What the rise of “hipster jobs” hides about America’s precarious labor market.

Earlier this week the job recruitment site Indeed put out a press release about the rise of hipster jobs. “The United States of Hipster jobs,” it read before going on to detail how millennials and Generation Yoga are searching jobs described with “small batch” or “craft.”

It’s reductive to assume anyone born between the early 80s right and early 00s strives to work with anything that could be served in a mason jar, sold on Etsy, or described as artisan. But there does seem to be an increased interest in certain professions. The data goes on to look at key terms used in job profiles, including “organic,” “vegan,” “coffee,” “vintage,” “yoga,” “pop up,” “craft,” “tattoo,” and “distillery,” and found that all were on the rise.

Is this because young nomadic people put certain values above all else, shunning offices to pave their own utopian career paths to charming kombucha-filled lives? Probably not.

There is no official definition of “hipster jobs,” but a quick search on Google Jobs seems to suggest companies put in key search terms in order to attract younger employees. The pharmaceutical company GlaxoSmithKline, one of the world’s largest, is currently advertising for a “Hipster Digital Brand Incubator” to help them rethink how they grow their business.

Now, yes, that might imply that people who are into yoga and organic coffee desire it in every aspect of their lives—including work. But, further down the press release, the job site goes on to list the top five so-called “hipster jobs”: bartender, chef, barista, yoga instructor, and tattoo artist. What these positions also have in common is that all are precarious work. None of them typically come with health insurance and probably won’t come with perks like a pension plan.

In 2015, the Washington Post ran an article about how bartenders regularly get injured at work, but it’s rarely the establishment that foots the bill. The report went on to reveal that the number of incidents reported by the Bureau of Labor Statistics is far lower than what speaking to any insider would reveal. Chefs and bartenders have the second-highest risk among all workers of injuring themselves by falling down. In an environment with long hours, slippery floors, sharp knives, hot stoves, and drunk customers—it’s really no wonder it’s such a dangerous place to work.

Oddly, the growth in these sectors contradicts what young people say they want in a job. Another recruiting firm recently tried to figure out the top incentives younger employees say will keep them in their current jobs, and found out that benefits was at the top—in particular, help with finances and paying off student loans.

The gig economy has yet to sort of the mammoth headache that is healthcare and benefits. 36% of Americans are freelance, according to a recent study by the Freelancers Union, and when it comes to millennials, that number rockets to 47%. A recent Reuters report tried to unpick the problem, taking into account flexible plans, unsteady income, and a variety of needs, and found a huge gap where the Affordable Health Care Act once was.

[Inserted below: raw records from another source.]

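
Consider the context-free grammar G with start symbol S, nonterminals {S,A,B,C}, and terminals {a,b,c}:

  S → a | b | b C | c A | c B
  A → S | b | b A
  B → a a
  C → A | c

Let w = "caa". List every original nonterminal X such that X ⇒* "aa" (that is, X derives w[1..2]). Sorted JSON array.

Convert to CNF:
  S -> T0 C | T1 A | T1 B | a | b
  A -> T0 A | T0 C | T1 A | T1 B | a | b
  B -> T2 T2
  C -> T0 A | T0 C | T1 A | T1 B | a | b | c
  T0 -> b
  T1 -> c
  T2 -> a

CYK fill, restricted to cells inside w[1..2]:
  T[1,1] 'a' = {A,C,S,T2}  orig:{A,C,S}
  T[2,2] 'a' = {A,C,S,T2}  orig:{A,C,S}
  T[1,2] 'aa' = {B}

Original NTs in T[1,2] deriving "aa": ["B"]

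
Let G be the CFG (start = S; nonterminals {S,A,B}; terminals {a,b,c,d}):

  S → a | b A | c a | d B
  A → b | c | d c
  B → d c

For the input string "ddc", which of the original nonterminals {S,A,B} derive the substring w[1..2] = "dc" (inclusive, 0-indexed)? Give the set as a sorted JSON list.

CNF form of G:
  S -> T0 B | T1 T3 | T2 A | a
  A -> T0 T1 | b | c
  B -> T0 T1
  T0 -> d
  T1 -> c
  T2 -> b
  T3 -> a

Fill CYK table bottom-up (cells [i..j] with 1 ≤ i ≤ j ≤ 2 only):
  cell(1,1) d: {T0}  orig:{}
  cell(2,2) c: {A,T1}  orig:{A}
  cell(1,2) dc: {A,B}

Original NTs in T[1,2] deriving "dc": ["A", "B"]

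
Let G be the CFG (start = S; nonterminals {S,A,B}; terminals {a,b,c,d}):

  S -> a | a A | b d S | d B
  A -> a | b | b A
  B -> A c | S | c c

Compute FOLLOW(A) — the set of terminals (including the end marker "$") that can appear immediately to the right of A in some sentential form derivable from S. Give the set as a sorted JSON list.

FIRST sets, iterate to fixpoint:
iter 1:
  A via A→a: +{a}
  A via A→b: +{b}
  B via B→A c: +{a,b}
  B via B→c c: +{c}
  S via S→a: +{a}
  S via S→b d S: +{b}
  S via S→d B: +{d}
  FIRST[S]={a,b,d}  FIRST[A]={a,b}  FIRST[B]={a,b,c}
iter 2:
  B via B→S: +{d}
  FIRST[S]={a,b,d}  FIRST[A]={a,b}  FIRST[B]={a,b,c,d}
iter 3: (stable)
  FIRST[S]={a,b,d}  FIRST[A]={a,b}  FIRST[B]={a,b,c,d}

Compute FOLLOW by fixpoint:
initialize: $ ∈ FOLLOW(S)
pass 1:
  B→A c: FOLLOW(A) ⊇ FIRST(c) = {c}; new: +{c}
  S→a A: FOLLOW(A) ⊇ FOLLOW(S) ⊇ {$}; new: +{$}
  S→d B: FOLLOW(B) ⊇ FOLLOW(S) ⊇ {$}; new: +{$}
  FOLLOW(S)={$}  FOLLOW(A)={$,c}  FOLLOW(B)={$}
pass 2: (stable)
  FOLLOW(S)={$}  FOLLOW(A)={$,c}  FOLLOW(B)={$}

FOLLOW(A) = ["$", "c"]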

The idea that waves of the country are uprooting themselves from the stability of a 9-to-5, disregarding health benefits or a pension scheme to work in precarious industry because it has “yoga” in the title, is insulting. The term “hipster jobs” seems to come with already loaded stereotypes about young people; they’re entitled free-spirits averse to regular hours and the pressure of a career. There is some good news. Last month, US jobs growth was double what economists expected. But we also have more people who have been out of work for over a year since 1976, and a lot of people are unhappy in their increasingly precarious positions. A record number of US workers went on strike last year over labour disputes, while 63% of Gen X workers say they are struggling financially, and are earning less than in their former careers.